İnci, tıslar gibi konuşan adam ile korktuğunu hissetti. Evet bunları aşmışlardı. İnci aşkın gözünü kör etmesine izin vermiş, her şeyi oluruna bırakmıştı fakat dün Kağan evlilikten bahsedince farkına varmıştı her şeyin. O, annesinin kaderini yaşamak istemiyordu bu yüzden aşkını gömmesi gerekiyorsa gömerdi. Ne kadar zor olursa olsun!

"Fark ettim ki..." dedikten sonra yutkundu. Gözleri Kağan'ın gözlerine değmiyor, değdiği an onun kollarına atlamak için bir saniye bile düşünmeyeceğini biliyordu.

"Biz bazı sınırları aşıp hata yapmışız. Yani demek is-"

"Sen ne diyorsun!" diye kükreyen Kağan kızın sözlerimi kesmişti! O her kelimesinde bir adım ileri giderken İnci geri geri gidiyordu.

"Ne demek sınırları aştık! Ne demek hata yaptık!"

İnci, sırtı duvara değdiği zaman kapana kısılmış gibi hissetti. Yanmıştı şimdi!

"Yani, siz beni-"

"Bak hala siz diyor!" diye kükreyen adam ile gözlerimi sıkı sıkı yumup güç toplanmaya çalıştı. Anlatması lazımdı. Ondan uzak durması lazımdı. Her ikisinin geleceği in bu önemliydi.
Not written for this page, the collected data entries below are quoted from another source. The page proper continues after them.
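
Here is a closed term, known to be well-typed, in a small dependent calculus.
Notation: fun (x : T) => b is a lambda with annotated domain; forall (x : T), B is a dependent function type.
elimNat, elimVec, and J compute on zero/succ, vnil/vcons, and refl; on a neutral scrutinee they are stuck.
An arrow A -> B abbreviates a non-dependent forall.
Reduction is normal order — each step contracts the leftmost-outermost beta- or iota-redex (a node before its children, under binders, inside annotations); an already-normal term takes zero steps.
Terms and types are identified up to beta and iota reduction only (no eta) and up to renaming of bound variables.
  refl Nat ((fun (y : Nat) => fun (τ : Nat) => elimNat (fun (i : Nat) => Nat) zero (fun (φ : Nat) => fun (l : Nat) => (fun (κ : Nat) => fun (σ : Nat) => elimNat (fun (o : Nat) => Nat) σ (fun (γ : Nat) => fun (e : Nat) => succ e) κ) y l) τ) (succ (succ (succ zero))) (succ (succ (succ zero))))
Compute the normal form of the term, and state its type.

reduced normal form:
  refl Nat (succ (succ (succ (succ (succ (succ (succ (succ (succ zero)))))))))
type:
  Eq Nat (succ (succ (succ (succ (succ (succ (succ (succ (succ zero))))))))) (succ (succ (succ (succ (succ (succ (succ (succ (succ zero)))))))))
observation: 48 normal-order steps separate the term from its normal form.


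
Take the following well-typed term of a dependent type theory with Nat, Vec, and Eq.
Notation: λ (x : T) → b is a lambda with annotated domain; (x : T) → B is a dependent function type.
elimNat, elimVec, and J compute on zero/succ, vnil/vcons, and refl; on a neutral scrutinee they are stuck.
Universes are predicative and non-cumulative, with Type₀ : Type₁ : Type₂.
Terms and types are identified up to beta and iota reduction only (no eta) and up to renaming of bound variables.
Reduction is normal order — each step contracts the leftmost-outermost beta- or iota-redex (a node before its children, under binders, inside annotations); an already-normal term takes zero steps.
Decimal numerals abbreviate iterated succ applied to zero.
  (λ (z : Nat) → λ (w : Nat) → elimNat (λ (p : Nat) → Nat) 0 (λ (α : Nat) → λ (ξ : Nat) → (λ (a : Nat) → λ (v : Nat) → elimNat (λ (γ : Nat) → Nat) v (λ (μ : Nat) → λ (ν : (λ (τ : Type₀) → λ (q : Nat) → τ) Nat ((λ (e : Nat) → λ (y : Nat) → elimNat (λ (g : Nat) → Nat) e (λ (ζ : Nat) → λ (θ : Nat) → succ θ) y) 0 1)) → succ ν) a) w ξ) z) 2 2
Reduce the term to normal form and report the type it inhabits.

resulting normal form:
  4
inferred type:
  Nat
observation: the first redex contracted is a beta-redex; the normal form is reached in 27 normal-order steps.


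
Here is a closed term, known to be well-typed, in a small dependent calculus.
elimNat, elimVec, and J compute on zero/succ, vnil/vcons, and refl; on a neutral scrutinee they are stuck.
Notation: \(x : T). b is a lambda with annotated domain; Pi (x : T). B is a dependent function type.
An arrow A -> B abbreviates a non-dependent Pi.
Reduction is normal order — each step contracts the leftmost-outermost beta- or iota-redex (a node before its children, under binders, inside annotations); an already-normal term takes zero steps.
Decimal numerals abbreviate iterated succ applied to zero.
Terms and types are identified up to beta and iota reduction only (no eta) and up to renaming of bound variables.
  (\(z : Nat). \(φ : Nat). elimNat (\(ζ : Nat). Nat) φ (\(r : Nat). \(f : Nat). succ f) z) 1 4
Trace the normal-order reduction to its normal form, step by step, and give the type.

normal-order reduction:
  (\(z : Nat). \(φ : Nat). elimNat (\(ζ : Nat). Nat) φ (\(r : Nat). \(f : Nat). succ f) z) 1 4
  ~> (\(z : Nat). elimNat (\(φ : Nat). Nat) z (\(ζ : Nat). \(r : Nat). succ r) 1) 4
  ~> elimNat (\(z : Nat). Nat) 4 (\(φ : Nat). \(ζ : Nat). succ ζ) 1
  ~> (\(z : Nat). \(φ : Nat). succ φ) 0 (elimNat (\(ζ : Nat). Nat) 4 (\(r : Nat). \(f : Nat). succ f) 0)
  ~> (\(z : Nat). succ z) (elimNat (\(φ : Nat). Nat) 4 (\(ζ : Nat). \(r : Nat). succ r) 0)
  ~> succ (elimNat (\(z : Nat). Nat) 4 (\(φ : Nat). \(ζ : Nat). succ ζ) 0)
  ~> 5
the term's type:
  Nat


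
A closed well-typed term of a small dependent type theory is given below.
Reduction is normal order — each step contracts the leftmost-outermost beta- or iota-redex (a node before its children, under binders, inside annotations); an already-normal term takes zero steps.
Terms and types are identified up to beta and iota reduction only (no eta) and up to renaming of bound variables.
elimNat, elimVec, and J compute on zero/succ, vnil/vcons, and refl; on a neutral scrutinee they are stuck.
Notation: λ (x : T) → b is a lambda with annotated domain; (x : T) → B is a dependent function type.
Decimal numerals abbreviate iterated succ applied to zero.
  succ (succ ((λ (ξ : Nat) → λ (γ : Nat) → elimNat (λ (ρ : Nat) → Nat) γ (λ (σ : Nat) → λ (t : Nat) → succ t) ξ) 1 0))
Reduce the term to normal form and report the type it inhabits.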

"Ya!" dedi gözlerini açıp alev alev ona bakarken. "Seni istemiyorum işte! Anla bunu!"

"Ne oldu da böyle bir karar aldın?" derken sakin olmaya çalışıyordu Kağan. Bu bir rüya olmalıydı yoksa sinirden delirmemek Kağan'ın elinde değildi.

"Fark ettim ki..." dedikten sonra tekrar yutkunup yana kaydı İnci. Azıcık da olsa, üstüne eğilmiş adamın etki alanından çıkmak istiyordu.
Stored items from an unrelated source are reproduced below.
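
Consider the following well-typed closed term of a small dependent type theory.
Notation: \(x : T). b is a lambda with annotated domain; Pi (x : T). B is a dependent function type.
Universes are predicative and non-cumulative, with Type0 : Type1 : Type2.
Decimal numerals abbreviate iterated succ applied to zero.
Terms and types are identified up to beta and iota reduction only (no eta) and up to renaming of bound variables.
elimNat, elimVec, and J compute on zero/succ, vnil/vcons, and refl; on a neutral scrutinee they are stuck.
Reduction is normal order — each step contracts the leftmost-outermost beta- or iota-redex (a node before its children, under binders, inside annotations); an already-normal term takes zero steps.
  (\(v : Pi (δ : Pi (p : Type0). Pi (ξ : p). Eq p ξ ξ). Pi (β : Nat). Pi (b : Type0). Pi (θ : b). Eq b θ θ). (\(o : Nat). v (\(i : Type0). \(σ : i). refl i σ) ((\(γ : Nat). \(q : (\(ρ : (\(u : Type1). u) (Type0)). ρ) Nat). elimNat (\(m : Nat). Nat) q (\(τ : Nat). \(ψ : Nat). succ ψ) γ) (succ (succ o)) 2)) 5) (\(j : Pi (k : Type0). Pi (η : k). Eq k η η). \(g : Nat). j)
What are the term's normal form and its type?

resulting normal form:
  \(v : Type0). \(δ : v). refl v δ
inferred type:
  Pi (v : Type0). Pi (δ : v). Eq v δ δ


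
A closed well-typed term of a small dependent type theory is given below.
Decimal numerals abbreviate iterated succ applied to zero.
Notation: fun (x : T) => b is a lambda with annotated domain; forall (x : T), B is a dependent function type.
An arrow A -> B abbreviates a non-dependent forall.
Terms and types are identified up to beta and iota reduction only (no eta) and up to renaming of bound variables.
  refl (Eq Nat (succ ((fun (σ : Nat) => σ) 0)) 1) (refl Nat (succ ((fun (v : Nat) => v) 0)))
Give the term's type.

type:
  Eq (Eq Nat 1 1) (refl Nat 1) (refl Nat 1)


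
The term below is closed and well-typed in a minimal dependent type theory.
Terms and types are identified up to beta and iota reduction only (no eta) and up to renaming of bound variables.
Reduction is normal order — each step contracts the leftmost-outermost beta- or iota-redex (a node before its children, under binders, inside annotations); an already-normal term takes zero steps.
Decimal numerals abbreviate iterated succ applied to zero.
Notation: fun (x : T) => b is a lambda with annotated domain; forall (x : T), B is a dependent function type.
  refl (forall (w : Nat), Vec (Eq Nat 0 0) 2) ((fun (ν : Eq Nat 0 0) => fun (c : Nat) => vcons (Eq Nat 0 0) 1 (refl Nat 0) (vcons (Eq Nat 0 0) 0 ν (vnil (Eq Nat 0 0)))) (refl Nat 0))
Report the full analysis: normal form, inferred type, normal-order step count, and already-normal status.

normal form:
  refl (forall (w : Nat), Vec (Eq Nat 0 0) 2) (fun (ν : Nat) => vcons (Eq Nat 0 0) 1 (refl Nat 0) (vcons (Eq Nat 0 0) 0 (refl Nat 0) (vnil (Eq Nat 0 0))))
the term's type:
  Eq (forall (w : Nat), Vec (Eq Nat 0 0) 2) (fun (ν : Nat) => vcons (Eq Nat 0 0) 1 (refl Nat 0) (vcons (Eq Nat 0 0) 0 (refl Nat 0) (vnil (Eq Nat 0 0)))) (fun (c : Nat) => vcons (Eq Nat 0 0) 1 (refl Nat 0) (vcons (Eq Nat 0 0) 0 (refl Nat 0) (vnil (Eq Nat 0 0))))
reduction steps (normal order): 1
term was already normal: no
first redex: a beta-redex


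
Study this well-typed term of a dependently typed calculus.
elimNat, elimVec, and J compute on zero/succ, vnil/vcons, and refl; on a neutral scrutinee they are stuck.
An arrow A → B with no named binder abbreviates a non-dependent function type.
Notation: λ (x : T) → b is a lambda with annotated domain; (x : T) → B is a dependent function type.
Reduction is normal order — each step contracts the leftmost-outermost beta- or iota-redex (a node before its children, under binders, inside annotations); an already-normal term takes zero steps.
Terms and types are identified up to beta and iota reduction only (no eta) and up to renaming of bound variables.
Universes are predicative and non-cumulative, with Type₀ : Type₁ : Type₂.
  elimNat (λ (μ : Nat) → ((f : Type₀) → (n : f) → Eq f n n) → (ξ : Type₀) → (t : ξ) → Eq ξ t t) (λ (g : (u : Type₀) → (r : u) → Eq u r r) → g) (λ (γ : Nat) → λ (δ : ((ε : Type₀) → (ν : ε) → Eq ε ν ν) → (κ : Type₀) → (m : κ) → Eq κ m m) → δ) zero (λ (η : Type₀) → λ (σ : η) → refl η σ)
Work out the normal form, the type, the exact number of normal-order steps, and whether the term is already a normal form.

resulting normal form:
  λ (μ : Type₀) → λ (f : μ) → refl μ f
the term's type:
  (μ : Type₀) → (f : μ) → Eq μ f f
reduction steps (normal order): 2
started in normal form: no
first contracted redex: an elimNat iota-redex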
"Fark ettim ki seni sevmiyorum! Tamam mı!" dedikten sonra parça parça kırılıp buz kitlesine dönen mavi gözlerden gözünü kaçırmamak için zor tuttu İnci kendini. İnandırıcı olması gerekiyordu! "İşte bu yüzden aramızda ki ilişki sadece patron - işci ilişkisi olmalı bundan sonra."

Kağan, duydukları ile kalbinin parça parça edilip atıldığını hissetti. Buz gibi bir sinir ensesinden yukarıya tırmanırken sözleri netti.
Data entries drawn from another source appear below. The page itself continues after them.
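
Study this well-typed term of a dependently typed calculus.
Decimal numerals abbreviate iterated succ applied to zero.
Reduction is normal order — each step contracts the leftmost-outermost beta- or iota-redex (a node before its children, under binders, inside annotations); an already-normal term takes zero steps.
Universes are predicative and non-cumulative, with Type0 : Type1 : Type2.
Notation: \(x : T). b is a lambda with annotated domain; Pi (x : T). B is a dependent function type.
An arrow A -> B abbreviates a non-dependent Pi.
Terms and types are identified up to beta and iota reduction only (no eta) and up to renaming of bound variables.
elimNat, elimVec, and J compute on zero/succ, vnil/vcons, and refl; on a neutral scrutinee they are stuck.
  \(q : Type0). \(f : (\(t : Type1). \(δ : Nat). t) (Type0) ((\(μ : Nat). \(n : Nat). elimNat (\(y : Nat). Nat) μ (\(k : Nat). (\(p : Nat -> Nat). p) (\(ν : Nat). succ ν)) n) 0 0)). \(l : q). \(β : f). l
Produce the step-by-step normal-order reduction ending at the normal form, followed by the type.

reduction (normal order):
  \(q : Type0). \(f : (\(t : Type1). \(δ : Nat). t) (Type0) ((\(μ : Nat). \(n : Nat). elimNat (\(y : Nat). Nat) μ (\(k : Nat). (\(p : Nat -> Nat). p) (\(ν : Nat). succ ν)) n) 0 0)). \(l : q). \(β : f). l
  ~> \(q : Type0). \(f : (\(t : Nat). Type0) ((\(δ : Nat). \(μ : Nat). elimNat (\(n : Nat). Nat) δ (\(y : Nat). (\(k : Nat -> Nat). k) (\(p : Nat). succ p)) μ) 0 0)). \(ν : q). \(l : f). ν
  ~> \(q : Type0). \(f : Type0). \(t : q). \(δ : f). t
type:
  Pi (q : Type0). Pi (f : Type0). q -> f -> q


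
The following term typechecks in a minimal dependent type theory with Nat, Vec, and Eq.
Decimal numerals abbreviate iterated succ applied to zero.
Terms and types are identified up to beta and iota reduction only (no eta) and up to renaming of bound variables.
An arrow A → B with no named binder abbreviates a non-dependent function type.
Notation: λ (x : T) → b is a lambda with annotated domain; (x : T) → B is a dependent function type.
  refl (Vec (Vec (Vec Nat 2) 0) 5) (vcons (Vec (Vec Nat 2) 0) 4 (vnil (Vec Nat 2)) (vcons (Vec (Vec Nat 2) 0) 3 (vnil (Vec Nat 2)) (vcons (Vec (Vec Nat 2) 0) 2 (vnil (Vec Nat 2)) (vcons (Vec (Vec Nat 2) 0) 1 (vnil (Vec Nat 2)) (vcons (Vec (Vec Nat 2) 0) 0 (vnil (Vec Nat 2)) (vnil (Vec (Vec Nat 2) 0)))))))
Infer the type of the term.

the term's type:
  Eq (Vec (Vec (Vec Nat 2) 0) 5) (vcons (Vec (Vec Nat 2) 0) 4 (vnil (Vec Nat 2)) (vcons (Vec (Vec Nat 2) 0) 3 (vnil (Vec Nat 2)) (vcons (Vec (Vec Nat 2) 0) 2 (vnil (Vec Nat 2)) (vcons (Vec (Vec Nat 2) 0) 1 (vnil (Vec Nat 2)) (vcons (Vec (Vec Nat 2) 0) 0 (vnil (Vec Nat 2)) (vnil (Vec (Vec Nat 2) 0))))))) (vcons (Vec (Vec Nat 2) 0) 4 (vnil (Vec Nat 2)) (vcons (Vec (Vec Nat 2) 0) 3 (vnil (Vec Nat 2)) (vcons (Vec (Vec Nat 2) 0) 2 (vnil (Vec Nat 2)) (vcons (Vec (Vec Nat 2) 0) 1 (vnil (Vec Nat 2)) (vcons (Vec (Vec Nat 2) 0) 0 (vnil (Vec Nat 2)) (vnil (Vec (Vec Nat 2) 0)))))))


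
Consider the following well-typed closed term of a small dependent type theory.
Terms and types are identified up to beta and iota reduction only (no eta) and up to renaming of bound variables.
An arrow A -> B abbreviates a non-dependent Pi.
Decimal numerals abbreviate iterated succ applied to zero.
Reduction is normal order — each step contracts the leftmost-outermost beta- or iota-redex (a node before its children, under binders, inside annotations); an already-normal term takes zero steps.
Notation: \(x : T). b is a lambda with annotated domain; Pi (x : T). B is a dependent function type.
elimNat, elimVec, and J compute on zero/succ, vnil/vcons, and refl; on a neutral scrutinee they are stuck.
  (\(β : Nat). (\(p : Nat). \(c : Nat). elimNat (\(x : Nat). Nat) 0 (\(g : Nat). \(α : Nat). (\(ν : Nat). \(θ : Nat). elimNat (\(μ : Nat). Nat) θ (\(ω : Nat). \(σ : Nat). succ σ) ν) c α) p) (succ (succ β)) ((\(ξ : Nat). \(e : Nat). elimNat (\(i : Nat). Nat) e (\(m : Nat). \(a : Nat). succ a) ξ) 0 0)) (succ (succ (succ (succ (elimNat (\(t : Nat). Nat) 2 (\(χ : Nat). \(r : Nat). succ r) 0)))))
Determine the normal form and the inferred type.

reduced normal form:
  0
type:
  Nat


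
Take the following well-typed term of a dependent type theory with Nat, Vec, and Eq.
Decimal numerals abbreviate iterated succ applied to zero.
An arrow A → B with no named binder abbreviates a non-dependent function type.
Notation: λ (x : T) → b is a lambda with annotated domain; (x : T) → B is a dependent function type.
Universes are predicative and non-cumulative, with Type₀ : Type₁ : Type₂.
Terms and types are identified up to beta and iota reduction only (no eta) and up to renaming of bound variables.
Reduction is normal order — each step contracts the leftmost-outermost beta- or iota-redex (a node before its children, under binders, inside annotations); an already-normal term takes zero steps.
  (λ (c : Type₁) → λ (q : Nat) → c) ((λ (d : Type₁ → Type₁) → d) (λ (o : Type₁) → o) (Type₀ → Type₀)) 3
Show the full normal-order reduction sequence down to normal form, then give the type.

normal-order reduction sequence:
  (λ (c : Type₁) → λ (q : Nat) → c) ((λ (d : Type₁ → Type₁) → d) (λ (o : Type₁) → o) (Type₀ → Type₀)) 3
  ~> (λ (c : Nat) → (λ (q : Type₁ → Type₁) → q) (λ (d : Type₁) → d) (Type₀ → Type₀)) 3
  ~> (λ (c : Type₁ → Type₁) → c) (λ (q : Type₁) → q) (Type₀ → Type₀)
  ~> (λ (c : Type₁) → c) (Type₀ → Type₀)
  ~> Type₀ → Type₀
type:
  Type₁


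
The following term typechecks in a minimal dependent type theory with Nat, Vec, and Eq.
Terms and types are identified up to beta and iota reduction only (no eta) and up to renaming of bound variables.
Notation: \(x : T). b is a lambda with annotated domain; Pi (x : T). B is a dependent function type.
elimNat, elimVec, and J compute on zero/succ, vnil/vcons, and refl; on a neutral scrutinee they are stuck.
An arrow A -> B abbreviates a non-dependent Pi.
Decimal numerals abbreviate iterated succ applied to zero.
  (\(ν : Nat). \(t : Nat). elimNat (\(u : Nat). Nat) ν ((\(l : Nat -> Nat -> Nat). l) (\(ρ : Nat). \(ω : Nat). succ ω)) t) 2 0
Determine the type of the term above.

the term's type:
  Nat


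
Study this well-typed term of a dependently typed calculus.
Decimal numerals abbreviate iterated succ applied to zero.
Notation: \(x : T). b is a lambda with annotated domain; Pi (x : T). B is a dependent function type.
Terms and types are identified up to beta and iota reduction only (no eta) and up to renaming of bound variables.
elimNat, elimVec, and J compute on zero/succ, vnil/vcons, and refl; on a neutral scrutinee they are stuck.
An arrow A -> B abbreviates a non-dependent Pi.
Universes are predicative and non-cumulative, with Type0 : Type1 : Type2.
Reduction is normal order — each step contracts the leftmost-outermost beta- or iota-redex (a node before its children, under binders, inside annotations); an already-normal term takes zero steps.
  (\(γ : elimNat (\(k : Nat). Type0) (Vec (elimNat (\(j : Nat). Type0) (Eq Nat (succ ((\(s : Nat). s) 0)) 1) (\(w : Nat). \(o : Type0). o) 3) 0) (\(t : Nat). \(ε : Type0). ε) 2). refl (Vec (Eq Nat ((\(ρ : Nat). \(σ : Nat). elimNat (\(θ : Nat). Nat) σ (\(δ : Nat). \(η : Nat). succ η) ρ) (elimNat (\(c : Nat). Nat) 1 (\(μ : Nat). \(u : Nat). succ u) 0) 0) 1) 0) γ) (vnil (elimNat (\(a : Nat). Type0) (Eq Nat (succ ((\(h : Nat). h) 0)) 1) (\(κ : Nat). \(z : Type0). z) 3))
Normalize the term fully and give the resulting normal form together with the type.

resulting normal form:
  refl (Vec (Eq Nat 1 1) 0) (vnil (Eq Nat 1 1))
inferred type:
  Eq (Vec (Eq Nat 1 1) 0) (vnil (Eq Nat 1 1)) (vnil (Eq Nat 1 1))
observation: the term reaches its normal form after 19 normal-order steps.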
"Çık git odadan! Çabuk! Defol!"

İnci, odadan hızlı adımlarla çıkarken elinde ki ilk ve tek aşkı kendi elleri ile yok etmesine ağlıyordu. Kağan'ı kaybetmesine, ona bir daha ulaşamayacağına ağlıyordu. Yalnızlığına hep yanlız kalacak olmasına ağlıyordu...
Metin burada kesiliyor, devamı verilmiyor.